生き生きとした刺繍作品が魅力の小菅くみさん。SNSをのぞけば、その暮らしぶりもまた生き生きと楽しそうです。人気レスラーの中邑真輔選手が記者会見で羽織っていた刺繍ジャケットを手がけたことも話題に。「刺繍を始めた頃は、実はクヨクヨするタイプだった」と言う小菅さん。どんな心の変化があったのでしょうか?(全2回中の2回)

 

小菅くみさんの刺繍作品
古着に刺繍をほどこし、まったく新しい洋服に

友人の「真似をする」ことで変われた

── 作品だけでなく、小菅さんご自身もとても健やかに楽しそうにしていらっしゃいますよね。なにか心がけていることはありますか?

 

小菅さん:もともとはマイナス思考で、 ずっと「ツラい、ツラい」と言ってるタイプだったんですよ。だけどあるときから、すごく楽しそうに生きてる人を見つけたら「どうやって考えてるの?」「どうやって気持ちを切り替えてるの?」と聞いてみるようになりました。単純にうらやましくなったんでしょうね。

 

刺繍作家・小菅くみさんの作品
マイケル・ジャクソンと猫を組み合わせて

友人や尊敬する先輩、いろんな人に「おしえて」と尋ねて、ちょっとずつその人たちのいいところを真似をしながら取り入れていっています。

 

たとえば、すごく忙しそうな友人が「仕事があって働けるということは幸せなことだし、この会社に入りたくて入ったんだったってことをいつも思い出すようにしてるんだよね」と言っていて、すごくいいなと思って。

 

そういう「いいな」と思った考え方は、ちょっとお裾分けしてもらうような感覚で少しずつでも真似をするんです。もちろんすぐに習慣にはならないけれど、「忘れそうだった〜、危ない危ない」と気をつけるようにはなります。

 

── そうすることで、小菅さん自身も徐々に変わってこられたんですね。

 

小菅さん:そうですね。それから、「ため息つくと幸せ逃げるよ」なんて言いますけど、それと同じで口に出す言葉って本当に大事なので、「何を言うか」についても気を配るようになりました。
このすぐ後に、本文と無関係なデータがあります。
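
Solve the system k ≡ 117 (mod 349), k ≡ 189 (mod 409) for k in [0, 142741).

349⁻¹ mod 409: 349*334 ≡ 1 (mod 409), so 349⁻¹ ≡ 334.
k = 117 + 349*((189 − 117)*334 mod 409) = 117 + 349*326 = 113891.

113891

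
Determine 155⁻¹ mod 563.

563 = 3*155 + 98
155 = 1*98 + 57
98 = 1*57 + 41
57 = 1*41 + 16
41 = 2*16 + 9
16 = 1*9 + 7
9 = 1*7 + 2
7 = 3*2 + 1
2 = 2*1 + 0
gcd(155, 563) = 1, so the inverse exists.
Back-substitute for 1:
1 = 1*7 − 3*2
  = −3*9 + 4*7
  = 4*16 − 7*9
  = −7*41 + 18*16
  = 18*57 − 25*41
  = −25*98 + 43*57
  = 43*155 − 68*98
  = −68*563 + 247*155
So 155⁻¹ ≡ 247 (mod 563).

247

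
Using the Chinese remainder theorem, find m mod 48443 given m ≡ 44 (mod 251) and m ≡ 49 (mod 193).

251⁻¹ mod 193: 251·10 ≡ 1 (mod 193), so 251⁻¹ ≡ 10.
m = 44 + 251·((49 − 44)·10 mod 193) = 44 + 251·50 = 12594.

12594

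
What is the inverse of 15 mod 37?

5

By the extended Euclidean algorithm:
37 = 2·15 + 7
15 = 2·7 + 1
7 = 7·1 + 0
gcd(15, 37) = 1, so the inverse exists.
Back-substitute for 1:
1 = 1·15 − 2·7
  = −2·37 + 5·15
So 15⁻¹ ≡ 5 (mod 37).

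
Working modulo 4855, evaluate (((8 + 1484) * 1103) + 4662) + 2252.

1890

8 + 1484 = 1492
1492 * 1103 = 1645676 ≡ 4686 (mod 4855)
4686 + 4662 = 9348 ≡ 4493 (mod 4855)
4493 + 2252 = 6745 ≡ 1890 (mod 4855)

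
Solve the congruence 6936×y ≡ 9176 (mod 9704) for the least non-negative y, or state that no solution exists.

491

gcd(6936, 9704) = 8, and 8 | 9176, so solutions exist.
Divide through by 8: 867×y ≡ 1147 mod 1213.
867⁻¹ ≡ 305 (mod 1213).
y ≡ 305×1147 ≡ 491 (mod 1213).
The smallest non-negative solution is y = 491.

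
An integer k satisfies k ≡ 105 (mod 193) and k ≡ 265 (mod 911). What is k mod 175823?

193⁻¹ mod 911: 193·793 ≡ 1 (mod 911), so 193⁻¹ ≡ 793.
k = 105 + 193·((265 − 105)·793 mod 911) = 105 + 193·251 = 48548.
Check: 48548 mod 193 = 105, 48548 mod 911 = 265. ✓

48548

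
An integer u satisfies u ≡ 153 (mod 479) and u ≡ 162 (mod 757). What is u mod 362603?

324915

479⁻¹ mod 757: 479*580 ≡ 1 (mod 757), so 479⁻¹ ≡ 580.
u = 153 + 479*((162 − 153)*580 mod 757) = 153 + 479*678 = 324915.
Check: 324915 mod 479 = 153, 324915 mod 757 = 162. ✓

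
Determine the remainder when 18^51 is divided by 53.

3

51 in binary is 110011, i.e. 51 = 32 + 16 + 2 + 1.
18^1 ≡ 18 (mod 53)
18^2 ≡ 18^2 = 324 ≡ 6 (mod 53)
18^4 ≡ 6^2 = 36 (mod 53)
18^8 ≡ 36^2 = 1296 ≡ 24 (mod 53)
18^16 ≡ 24^2 = 576 ≡ 46 (mod 53)
18^32 ≡ 46^2 = 2116 ≡ 49 (mod 53)
18^51 = 18^32 · 18^16 · 18^2 · 18^1 ≡ 49 · 46 · 6 · 18 (mod 53).
Accumulate the product:
49 · 46 = 2254 ≡ 28
28 · 6 = 168 ≡ 9
9 · 18 = 162 ≡ 3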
なるべく、マイナスに働いてしまうようなことは口にしないようにできればと思ってるんです。

 

明るい人の真似をして「あの人だったらどう考えるだろう」「あの人だったらどう言うかな」とお手本にさせてもらいながら、日々行動しています。

 

刺繍作家・小菅くみさんの作品

── 身近に、「お手本にしたい」と思える方がたくさんいらっしゃるのはいいですね。

 

小菅さん:ありがたいですね。趣味の「サウナ」にしてもそうなんです。それまで「暑くて苦しくて、サウナなんて苦手だ」と思ってたんですけど、10年ぐらい前に友人が「あなたみたいな性格の人は絶対サウナに入ったほうがいいよ」と言ってくれて。先入観を捨てていざ試してみたら、大好きになってしまいました。

 

あれこれと考えていたことがどうでもよくなって、「これかあ!」と。わたしのくよくよしている性格にはサウナがピッタリだと見抜いていたんでしょうね。そこから、なんでもまずは取り入れてみよう! と思うようになったんです。

40代から、楽になれた

── ライフステージの変化や年齢を重ねても、変わらない友人関係があるというのにもまた憧れます。

 

小菅さん:もちろん多少は変化しているとは思うのですが、人に恵まれているなあと日々実感します。ただ、以前のわたしは関係性を大事にしたくて、ついつい過剰になっていた部分もあったんですよ。

 

たとえば、誘いは絶対に断らないだとか。だけどそれって、やっぱり無理をしているところがあったし、もう少し楽に構えていいかな、と思うようになりました。

 

40歳を超えてから、なんだか急に楽になった気がするんですよね。先輩たちが「いろいろと諦めもつくし、深く考えないようになってくるよ」と言っていたのが、今になって本当によくわかります。いい意味で手放せるものは手放しながら、身近なものをもっと大切にできるようになったんじゃないかな。

 

それに会わなくたって、大事に想い合える関係ってたくさんあるから。そういうこともわかるようになってきたのが、ここ最近なんです。

 

刺繍作家・小菅くみさんの作品
キャップやジャケットなど、意外なアイテムに刺繍をする試みも

—— これからの40代を、どんなふうに過ごしていきたいですか?

 

小菅さん:刺繍に夢中になっていると、どうしても目が疲れたり、肩や腰に痛みが出ちゃうことがあるんですよね。そういうときは整体とか鍼に行くようにしています。

 

そんなふうに、心も体も自分なりのケア方法を見つけながら、自分自身のことも大切にしていきたいですね。「もうすぐ老眼がくるよ」と周りの人に言われるんですが、なんだかそれもちょっと楽しみだったりするんです(笑)。変化ともうまく付き合っていける自分でありたいなと思います。

 

刺繍作家・小菅くみさんの作品

わたしには101歳になる祖母がいるんですけど、趣味で油絵を描いていて、この前は書き溜めていた作品の展示会をする機会もあったんですよ。ずっとずっと手仕事が大好きで、前向きでやさしく、とっても好奇心旺盛なんです。

 

祖母はわたしにとって、あんなふうに年齢を重ねたいな、あんなふうになりたいな、という憧れの存在。わたし自身も祖母から受け継いだ「ものづくり愛」を大事に、ずっとずっと楽しんで刺繍を続けていきたいです。

 

PROFILE 小菅くみさん

1982年生まれ。 刺繍ブランド〈EHEHE(エヘヘ)〉の制作をはじめ、ユーモア溢れる刺繍作品を手がける。 著書に『小菅くみの刺繍 どうぶつ・たべもの・ひと』(文藝春秋)など。名古屋「fons」にて個展を開催予定(3月18日〜4月3日)。